Diciembre me curó para siempre de esa necedad romántica: el frío es un ser maligno, que delega en su secuaz la nieve la misión diabólica de acabar con la humanidad. Claro, toda la nieve llega siempre con su aura mágica e impoluta, cubre de paz y aparente esperanza las calles, los parques, los rincones. Pero conforme avanza el invierno, es incuestionable que la naturaleza preferiría que las personas no nos empeñáramos en habitar ciertas locaciones donde un puñado de persistentes pioneros construyeron sus refugios. Y cuando digo esto, no me refiero solamente a la incomodidad del frío y los daños cosméticos que provoca, hablo de la posibilidad, muy real, de sufrir accidentes serios que resulten en lesiones gravísimas: caídas de transeúntes que no hacen más que tratar de continuar su rutina de la mejor manera posible, vehículos que pierden el control en su marcha y provocan fatalidades no sólo en carreteras importantes, ya que cualquier callecita, por pequeña que sea, es susceptible de volverse una trampa resbaladiza.

3. ¡Lleve, lleve su nieve!

Y no hablemos de la llamada sensación térmica: ese bonito fenómeno en el que, marque el termómetro lo que marque, el efecto real es siempre multiplicado por elementos del medio ambiente: la humedad, el viento y la velocidad con la que sople, por ejemplo. Un día soleado con temperatura de -10 grados centígrados, puede transformarse en un castigo ejemplar al alcanzar hasta -20 grados de sensación térmica. Y el cuerpo lo siente, el cuerpo realmente lo siente.

Además de eso, la nieve en sí misma es persistente y aferrada. Un poco de sol al día cumple la función de derretirla, como es obvio, pero no tanto como para que se evapore y desaparezca. En vez de eso, esa agua, resultado de esas pocas horas de sol, se vuelve a congelar en el piso, a veces logrando la transparencia perfecta que necesita para cobrar las víctimas que desea. Vaya que lo sé.

Y aunque el calendario indique una cosa, el invierno es un señor muy desobediente a quien le gusta alargar sus visitas a pesar de la visible incomodidad que provoca. La primavera, he aprendido en los últimos años, no despierta mágicamente a la Tierra.
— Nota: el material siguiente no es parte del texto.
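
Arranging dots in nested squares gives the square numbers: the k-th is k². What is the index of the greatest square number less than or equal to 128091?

357

Solve n² ≤ 128091 for integer n.
n = 357 gives 127449 ≤ 128091, while n = 358 gives 128164 > 128091; so the answer is index 357.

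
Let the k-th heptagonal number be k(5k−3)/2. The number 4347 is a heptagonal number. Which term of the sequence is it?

Set n(5n−3)/2 = 4347, giving 5n² − 3n − 8694 = 0.
The discriminant is 9 + 40·4347 = 173889, and √173889 = 417.
So n = (3 + 417) / 10 = 420/10 = 42.

42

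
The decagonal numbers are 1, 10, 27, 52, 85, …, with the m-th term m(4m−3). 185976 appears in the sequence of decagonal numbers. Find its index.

Set n(4n−3) = 185976, giving 4n² − 3n − 185976 = 0.
The discriminant is 9 + 16·185976 = 2975625, and √2975625 = 1725.
So n = (3 + 1725) / 8 = 1728/8 = 216.

216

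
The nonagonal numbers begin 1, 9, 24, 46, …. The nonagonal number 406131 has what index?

341

Set n(7n−5)/2 = 406131, giving 7n² − 5n − 812262 = 0.
The discriminant is 25 + 56·406131 = 22743361, and √22743361 = 4769.
So n = (5 + 4769) / 14 = 4774/14 = 341.
Check: 341·(7·341 − 5)/2 = 406131. ✓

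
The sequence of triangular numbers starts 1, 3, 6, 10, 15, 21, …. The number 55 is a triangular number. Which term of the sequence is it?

Set n(n+1)/2 = 55, giving n² + n − 110 = 0.
The discriminant is 1 + 8·55 = 441, and √441 = 21.
So n = (-1 + 21) / 2 = 20/2 = 10.

10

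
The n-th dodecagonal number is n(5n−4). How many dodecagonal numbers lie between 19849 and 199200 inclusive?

The n-th dodecagonal number is n(5n−4).
Smallest index with value ≥ 19849: n = 64 (giving 20224).
Largest index with value ≤ 199200: n = 200 (giving 199200).
Indices 64 through 200: 137 terms.

137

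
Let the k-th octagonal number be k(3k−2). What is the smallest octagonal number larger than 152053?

Solve n(3n−2) > 152053 for integer n.
The largest n with value ≤ 152053 is 225 (since 151425 ≤ 152053 < 152776), so the first above is n = 226, value 152776.

152776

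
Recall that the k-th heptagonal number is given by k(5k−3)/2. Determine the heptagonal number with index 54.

The 54th heptagonal number is n(5n−3)/2 with n = 54.
54·(5·54 − 3)/2 = 54·267/2 = 7209.

7209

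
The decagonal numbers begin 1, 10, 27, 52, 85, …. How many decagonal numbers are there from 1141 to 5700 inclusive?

The n-th decagonal number is n(4n−3).
Smallest index with value ≥ 1141: n = 18 (giving 1242).
Largest index with value ≤ 5700: n = 38 (giving 5662).
Indices 18 through 38: 21 terms.

21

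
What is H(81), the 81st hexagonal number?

The 81st hexagonal number is n(2n−1) with n = 81.
81·(2·81 − 1) = 81·161 = 13041.

13041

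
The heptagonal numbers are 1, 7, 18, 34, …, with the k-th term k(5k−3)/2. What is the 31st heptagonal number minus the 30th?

Consecutive heptagonal numbers differ by 5n − 4: here 5·31 − 4 = 151.

151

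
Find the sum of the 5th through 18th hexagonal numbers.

Σ i(2i−1) = 2Σi² − Σi over i = 5..18.
Σi = 171 − 10 = 161 and Σi² = 2109 − 30 = 2079.
2·2079 − 1·161 = 3997.

3997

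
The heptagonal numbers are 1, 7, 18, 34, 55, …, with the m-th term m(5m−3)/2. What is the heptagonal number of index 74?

13579

74·(5·74 − 3)/2 = 74·367/2 = 13579.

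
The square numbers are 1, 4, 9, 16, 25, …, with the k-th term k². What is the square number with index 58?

The 58th square number is n² with n = 58.
58² = 3364.

3364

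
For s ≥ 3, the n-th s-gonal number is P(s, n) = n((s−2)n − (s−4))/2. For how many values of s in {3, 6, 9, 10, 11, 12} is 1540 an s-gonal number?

3

s = 3: P(3, 55) = 1540. ✓
s = 6: P(6, 28) = 1540. ✓
s = 9: P(9, 21) = 1491 and P(9, 22) = 1639; 1540 is not s-gonal.
s = 10: P(10, 20) = 1540. ✓
s = 11: P(11, 18) = 1395 and P(11, 19) = 1558; 1540 is not s-gonal.
s = 12: P(12, 17) = 1377 and P(12, 18) = 1548; 1540 is not s-gonal.
Hits: s ∈ {3, 6, 10} → 3.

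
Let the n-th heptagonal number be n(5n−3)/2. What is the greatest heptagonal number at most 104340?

103734

Solve n(5n−3)/2 ≤ 104340 for integer n.
n = 204 gives 103734 ≤ 104340, while n = 205 gives 104755 > 104340; so the answer is 103734.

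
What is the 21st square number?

441

The 21st square number is n² with n = 21.
21² = 441.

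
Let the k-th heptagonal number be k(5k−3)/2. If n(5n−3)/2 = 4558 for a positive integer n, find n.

43

Set n(5n−3)/2 = 4558, giving 5n² − 3n − 9116 = 0.
So n = (3 + 427) / 10 = 430/10 = 43.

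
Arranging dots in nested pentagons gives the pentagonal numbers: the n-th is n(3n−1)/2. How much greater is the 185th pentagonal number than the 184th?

553

Consecutive pentagonal numbers differ by 3n − 2: here 3·185 − 2 = 553.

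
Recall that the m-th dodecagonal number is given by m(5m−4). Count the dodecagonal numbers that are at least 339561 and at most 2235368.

The n-th dodecagonal number is n(5n−4).
Smallest index with value ≥ 339561: n = 261 (giving 339561).
Largest index with value ≤ 2235368: n = 669 (giving 2235129).
Indices 261 through 669: 409 terms.

409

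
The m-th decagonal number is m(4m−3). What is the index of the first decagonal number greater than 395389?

315

Solve n(4n−3) > 395389 for integer n.
The largest n with value ≤ 395389 is 314 (since 393442 ≤ 395389 < 395955), so the first above is n = 315, value 395955.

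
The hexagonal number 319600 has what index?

400

Set n(2n−1) = 319600, giving 2n² − n − 319600 = 0.
So n = (1 + 1599) / 4 = 1600/4 = 400.
Check: 400·(2·400 − 1) = 319600. ✓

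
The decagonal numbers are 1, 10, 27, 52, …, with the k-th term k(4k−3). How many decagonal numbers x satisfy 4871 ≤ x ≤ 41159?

The n-th decagonal number is n(4n−3).
Smallest index with value ≥ 4871: n = 36 (giving 5076).
Largest index with value ≤ 41159: n = 101 (giving 40501).
Indices 36 through 101: 66 terms.

66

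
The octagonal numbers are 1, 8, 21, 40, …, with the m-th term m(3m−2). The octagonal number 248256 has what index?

Set n(3n−2) = 248256, giving 3n² − 2n − 248256 = 0.
The discriminant is 4 + 12·248256 = 2979076, and √2979076 = 1726.
So n = (2 + 1726) / 6 = 1728/6 = 288.

288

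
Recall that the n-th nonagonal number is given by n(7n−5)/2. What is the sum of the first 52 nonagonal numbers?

Σ i(7i−5)/2 = (7Σi² − 5Σi) / 2 over i = 1..52.
Σi = 1378 and Σi² = 48230.
(7·48230 − 5·1378) / 2 = 330720/2 = 165360.

165360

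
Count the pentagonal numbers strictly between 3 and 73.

6

The n-th pentagonal number is n(3n−1)/2.
Smallest index with value > 3: n = 2 (giving 5).
Largest index with value < 73: n = 7 (giving 70).
Indices 2 through 7: 6 terms.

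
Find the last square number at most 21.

Solve n² ≤ 21 for integer n.
n = 4 gives 16 ≤ 21, while n = 5 gives 25 > 21; so the answer is 16.

16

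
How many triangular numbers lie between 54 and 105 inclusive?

5

The n-th triangular number is n(n+1)/2.
Smallest index with value ≥ 54: n = 10 (giving 55).
Largest index with value ≤ 105: n = 14 (giving 105).
Indices 10 through 14: 5 terms.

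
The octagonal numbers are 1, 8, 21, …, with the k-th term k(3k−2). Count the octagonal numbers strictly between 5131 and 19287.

The n-th octagonal number is n(3n−2).
Smallest index with value > 5131: n = 42 (giving 5208).
Largest index with value < 19287: n = 80 (giving 19040).
Indices 42 through 80: 39 terms.

39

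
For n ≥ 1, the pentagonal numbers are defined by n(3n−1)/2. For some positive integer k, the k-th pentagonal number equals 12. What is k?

Set n(3n−1)/2 = 12, giving 3n² − n − 24 = 0.
The discriminant is 1 + 24·12 = 289, and √289 = 17.
So n = (1 + 17) / 6 = 18/6 = 3.

3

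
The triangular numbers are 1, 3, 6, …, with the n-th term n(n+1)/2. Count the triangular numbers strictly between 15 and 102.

8

The n-th triangular number is n(n+1)/2.
Smallest index with value > 15: n = 6 (giving 21).
Largest index with value < 102: n = 13 (giving 91).
Indices 6 through 13: 8 terms.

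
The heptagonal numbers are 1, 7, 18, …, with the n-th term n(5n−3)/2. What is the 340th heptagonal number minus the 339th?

Consecutive heptagonal numbers differ by 5n − 4: here 5·340 − 4 = 1696.

1696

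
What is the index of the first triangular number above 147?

Solve n(n+1)/2 > 147 for integer n.
The largest n with value ≤ 147 is 16 (since 136 ≤ 147 < 153), so the first above is n = 17, value 153.

17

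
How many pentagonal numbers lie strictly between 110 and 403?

8

The n-th pentagonal number is n(3n−1)/2.
Smallest index with value > 110: n = 9 (giving 117).
Largest index with value < 403: n = 16 (giving 376).
Indices 9 through 16: 8 terms.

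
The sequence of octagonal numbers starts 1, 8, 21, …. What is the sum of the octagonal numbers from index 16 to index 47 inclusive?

Σ i(3i−2) = 3Σi² − 2Σi over i = 16..47.
Σi = 1128 − 120 = 1008 and Σi² = 35720 − 1240 = 34480.
3·34480 − 2·1008 = 101424.

101424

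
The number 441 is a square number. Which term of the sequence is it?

We need n² = 441, so n = √441 = 21.
Check: 21² = 441. ✓

21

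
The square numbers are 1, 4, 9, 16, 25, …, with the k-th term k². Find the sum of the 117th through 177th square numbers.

Σ_{i=117}^{177} i² = 1864105 − 527046 = 1337059.

1337059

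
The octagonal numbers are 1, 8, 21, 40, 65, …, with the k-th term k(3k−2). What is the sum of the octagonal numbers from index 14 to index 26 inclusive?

15626

Σ i(3i−2) = 3Σi² − 2Σi over i = 14..26.
Σi = 351 − 91 = 260 and Σi² = 6201 − 819 = 5382.
3·5382 − 2·260 = 15626.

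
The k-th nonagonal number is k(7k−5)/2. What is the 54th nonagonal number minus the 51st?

54·(7·54 − 5)/2 = 10071 and 51·(7·51 − 5)/2 = 8976.
Difference: 10071 − 8976 = 1095.

1095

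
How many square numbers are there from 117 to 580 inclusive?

14

The n-th square number is n².
Smallest index with value ≥ 117: n = 11 (giving 121).
Largest index with value ≤ 580: n = 24 (giving 576).
Indices 11 through 24: 14 terms.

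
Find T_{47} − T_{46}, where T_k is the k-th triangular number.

47

Consecutive triangular numbers differ by n: T_{47} − T_{46} = 47.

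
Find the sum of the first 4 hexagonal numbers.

Σ i(2i−1) = 2Σi² − Σi over i = 1..4.
Σi = 10 and Σi² = 30.
2·30 − 1·10 = 50.

50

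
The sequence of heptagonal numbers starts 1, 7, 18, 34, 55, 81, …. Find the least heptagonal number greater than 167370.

Solve n(5n−3)/2 > 167370 for integer n.
The largest n with value ≤ 167370 is 259 (since 167314 ≤ 167370 < 168610), so the first above is n = 260, value 168610.

168610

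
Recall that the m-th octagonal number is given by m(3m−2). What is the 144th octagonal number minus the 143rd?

Consecutive octagonal numbers differ by 6n − 5: here 6·144 − 5 = 859.

859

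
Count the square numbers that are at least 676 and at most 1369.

12

The n-th square number is n².
Smallest index with value ≥ 676: n = 26 (giving 676).
Largest index with value ≤ 1369: n = 37 (giving 1369).
Indices 26 through 37: 12 terms.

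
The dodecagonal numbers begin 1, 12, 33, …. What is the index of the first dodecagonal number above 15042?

56

Solve n(5n−4) > 15042 for integer n.
The largest n with value ≤ 15042 is 55 (since 14905 ≤ 15042 < 15456), so the first above is n = 56, value 15456.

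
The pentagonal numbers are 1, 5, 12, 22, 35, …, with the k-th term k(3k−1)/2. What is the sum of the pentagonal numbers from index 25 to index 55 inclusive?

77500

Σ i(3i−1)/2 = (3Σi² − Σi) / 2 over i = 25..55.
Σi = 1540 − 300 = 1240 and Σi² = 56980 − 4900 = 52080.
(3·52080 − 1·1240) / 2 = 155000/2 = 77500.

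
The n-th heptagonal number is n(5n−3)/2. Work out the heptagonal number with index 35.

3010

The 35th heptagonal number is n(5n−3)/2 with n = 35.
35·(5·35 − 3)/2 = 35·172/2 = 35·86 = 3010.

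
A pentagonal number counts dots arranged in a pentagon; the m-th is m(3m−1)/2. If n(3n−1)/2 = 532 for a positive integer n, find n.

19

Set n(3n−1)/2 = 532, giving 3n² − n − 1064 = 0.
So n = (1 + 113) / 6 = 114/6 = 19.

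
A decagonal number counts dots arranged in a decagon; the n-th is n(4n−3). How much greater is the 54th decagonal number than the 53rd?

Consecutive decagonal numbers differ by 8n − 7: here 8·54 − 7 = 425.

425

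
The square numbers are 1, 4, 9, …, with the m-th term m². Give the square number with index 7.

49

The 7th square number is n² with n = 7.
7² = 49.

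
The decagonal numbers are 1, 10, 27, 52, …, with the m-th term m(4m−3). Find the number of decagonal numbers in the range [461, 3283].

The n-th decagonal number is n(4n−3).
Smallest index with value ≥ 461: n = 12 (giving 540).
Largest index with value ≤ 3283: n = 29 (giving 3277).
Indices 12 through 29: 18 terms.

18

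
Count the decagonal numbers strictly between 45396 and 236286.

137

The n-th decagonal number is n(4n−3).
Smallest index with value > 45396: n = 107 (giving 45475).
Largest index with value < 236286: n = 243 (giving 235467).
Indices 107 through 243: 137 terms.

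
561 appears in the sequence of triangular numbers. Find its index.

Set n(n+1)/2 = 561, giving n² + n − 1122 = 0.
The discriminant is 1 + 8·561 = 4489, and √4489 = 67.
So n = (-1 + 67) / 2 = 66/2 = 33.
Check: 33·34/2 = 561. ✓

33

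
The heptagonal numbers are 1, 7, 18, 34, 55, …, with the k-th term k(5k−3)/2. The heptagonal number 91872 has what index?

Set n(5n−3)/2 = 91872, giving 5n² − 3n − 183744 = 0.
The discriminant is 9 + 40·91872 = 3674889, and √3674889 = 1917.
So n = (3 + 1917) / 10 = 1920/10 = 192.

192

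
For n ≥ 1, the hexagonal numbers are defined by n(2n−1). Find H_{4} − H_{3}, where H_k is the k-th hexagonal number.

Consecutive hexagonal numbers differ by 4n − 3: here 4·4 − 3 = 13.

13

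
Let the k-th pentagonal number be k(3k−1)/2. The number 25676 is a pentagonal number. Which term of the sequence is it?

Set n(3n−1)/2 = 25676, giving 3n² − n − 51352 = 0.
The discriminant is 1 + 24·25676 = 616225, and √616225 = 785.
So n = (1 + 785) / 6 = 786/6 = 131.
Check: 131·(3·131 − 1)/2 = 25676. ✓

131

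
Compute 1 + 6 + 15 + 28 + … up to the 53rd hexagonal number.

Σ i(2i−1) = 2Σi² − Σi over i = 1..53.
Σi = 1431 and Σi² = 51039.
2·51039 − 1·1431 = 100647.

100647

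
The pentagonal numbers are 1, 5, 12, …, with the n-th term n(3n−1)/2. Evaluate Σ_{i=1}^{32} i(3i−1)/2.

16896

Σ i(3i−1)/2 = (3Σi² − Σi) / 2 over i = 1..32.
Σi = 528 and Σi² = 11440.
(3·11440 − 1·528) / 2 = 33792/2 = 16896.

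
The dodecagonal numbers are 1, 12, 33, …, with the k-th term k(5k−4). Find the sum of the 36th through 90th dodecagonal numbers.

1146915

Σ i(5i−4) = 5Σi² − 4Σi over i = 36..90.
Σi = 4095 − 630 = 3465 and Σi² = 247065 − 14910 = 232155.
5·232155 − 4·3465 = 1146915.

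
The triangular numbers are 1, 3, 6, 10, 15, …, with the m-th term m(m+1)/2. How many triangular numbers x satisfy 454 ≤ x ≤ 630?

The n-th triangular number is n(n+1)/2.
Smallest index with value ≥ 454: n = 30 (giving 465).
Largest index with value ≤ 630: n = 35 (giving 630).
Indices 30 through 35: 6 terms.

6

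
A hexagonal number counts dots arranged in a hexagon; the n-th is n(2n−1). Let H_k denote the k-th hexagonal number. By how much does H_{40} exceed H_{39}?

157

Consecutive hexagonal numbers differ by 4n − 3: here 4·40 − 3 = 157.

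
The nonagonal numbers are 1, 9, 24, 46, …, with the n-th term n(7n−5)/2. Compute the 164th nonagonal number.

93726

The 164th nonagonal number is n(7n−5)/2 with n = 164.
164·(7·164 − 5)/2 = 164·1143/2 = 93726.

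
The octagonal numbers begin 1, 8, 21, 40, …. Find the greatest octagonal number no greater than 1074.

Solve n(3n−2) ≤ 1074 for integer n.
n = 19 gives 1045 ≤ 1074, while n = 20 gives 1160 > 1074; so the answer is 1045.

1045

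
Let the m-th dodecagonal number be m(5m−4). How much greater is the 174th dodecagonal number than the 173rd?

1731

Consecutive dodecagonal numbers differ by 10n − 9: here 10·174 − 9 = 1731.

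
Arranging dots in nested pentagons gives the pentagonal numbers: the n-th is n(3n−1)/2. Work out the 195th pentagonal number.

56940

195·(3·195 − 1)/2 = 195·584/2 = 195·292 = 56940.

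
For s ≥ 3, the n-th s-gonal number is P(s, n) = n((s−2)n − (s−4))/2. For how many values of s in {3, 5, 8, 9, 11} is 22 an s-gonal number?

s = 3: P(3, 6) = 21 and P(3, 7) = 28; 22 is not s-gonal.
s = 5: P(5, 4) = 22. ✓
s = 8: P(8, 3) = 21 and P(8, 4) = 40; 22 is not s-gonal.
s = 9: P(9, 2) = 9 and P(9, 3) = 24; 22 is not s-gonal.
s = 11: P(11, 2) = 11 and P(11, 3) = 30; 22 is not s-gonal.
Hits: s ∈ {5} → 1.

1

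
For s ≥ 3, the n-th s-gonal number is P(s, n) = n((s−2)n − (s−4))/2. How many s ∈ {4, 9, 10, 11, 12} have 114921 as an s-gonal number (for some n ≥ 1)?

1

s = 4: P(4, 339) = 114921. ✓
s = 9: P(9, 181) = 114211 and P(9, 182) = 115479; 114921 is not s-gonal.
s = 10: P(10, 169) = 113737 and P(10, 170) = 115090; 114921 is not s-gonal.
s = 11: P(11, 160) = 114640 and P(11, 161) = 116081; 114921 is not s-gonal.
s = 12: P(12, 152) = 114912 and P(12, 153) = 116433; 114921 is not s-gonal.
Hits: s ∈ {4} → 1.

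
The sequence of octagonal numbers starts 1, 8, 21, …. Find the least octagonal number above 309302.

Solve n(3n−2) > 309302 for integer n.
The largest n with value ≤ 309302 is 321 (since 308481 ≤ 309302 < 310408), so the first above is n = 322, value 310408.

310408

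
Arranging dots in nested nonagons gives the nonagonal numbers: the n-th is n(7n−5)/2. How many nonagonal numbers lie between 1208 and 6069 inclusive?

24

The n-th nonagonal number is n(7n−5)/2.
Smallest index with value ≥ 1208: n = 19 (giving 1216).
Largest index with value ≤ 6069: n = 42 (giving 6069).
Indices 19 through 42: 24 terms.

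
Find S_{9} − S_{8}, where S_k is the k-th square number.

17

n² − (n−1)² = 2n − 1, so 9² − 8² = 2·9 − 1 = 17.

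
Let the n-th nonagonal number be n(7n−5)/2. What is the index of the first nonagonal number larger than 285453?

286

Solve n(7n−5)/2 > 285453 for integer n.
The largest n with value ≤ 285453 is 285 (since 283575 ≤ 285453 < 285571), so the first above is n = 286, value 285571.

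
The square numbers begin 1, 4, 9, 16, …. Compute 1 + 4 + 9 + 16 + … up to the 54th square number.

Σ_{i=1}^{54} i² = 54·55·109/6 = 53955.

53955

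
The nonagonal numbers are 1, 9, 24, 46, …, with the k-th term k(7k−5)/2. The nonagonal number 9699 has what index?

53

Set n(7n−5)/2 = 9699, giving 7n² − 5n − 19398 = 0.
So n = (5 + 737) / 14 = 742/14 = 53.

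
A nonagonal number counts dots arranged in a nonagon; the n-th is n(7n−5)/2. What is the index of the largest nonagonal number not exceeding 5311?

39

Solve n(7n−5)/2 ≤ 5311 for integer n.
n = 39 gives 5226 ≤ 5311, while n = 40 gives 5500 > 5311; so the answer is index 39.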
Así que no es raro que sea hasta finales del mes de abril cuando la pesada y muchas veces incómoda chamarra adecuada para soportar el invierno regrese al armario del cual nadie desea volver a sacarla. Mientras tanto, las calles se van llenando de retratos de la hermana fea de la nieve: la masa de hielo mugroso, derretido y re-congelado una y otra vez a lo largo de cuatro meses, durante los cuales acumuló una extraordinaria colección de colillas de cigarros, guantes y bufandas extraviados, y muchísima basura de muy variada procedencia.

Nada para acabar con la ilusión de la nieve invernal como experimentarla en carne, o mejor dicho piel, propia. Nada para perderle el respeto como verla llenarse de sospechosas manchas de colores raros mientras pasan los días. Por eso, tratándose de nieve, yo prefiero las de mi pueblo. La de guayaba, para ser más específica.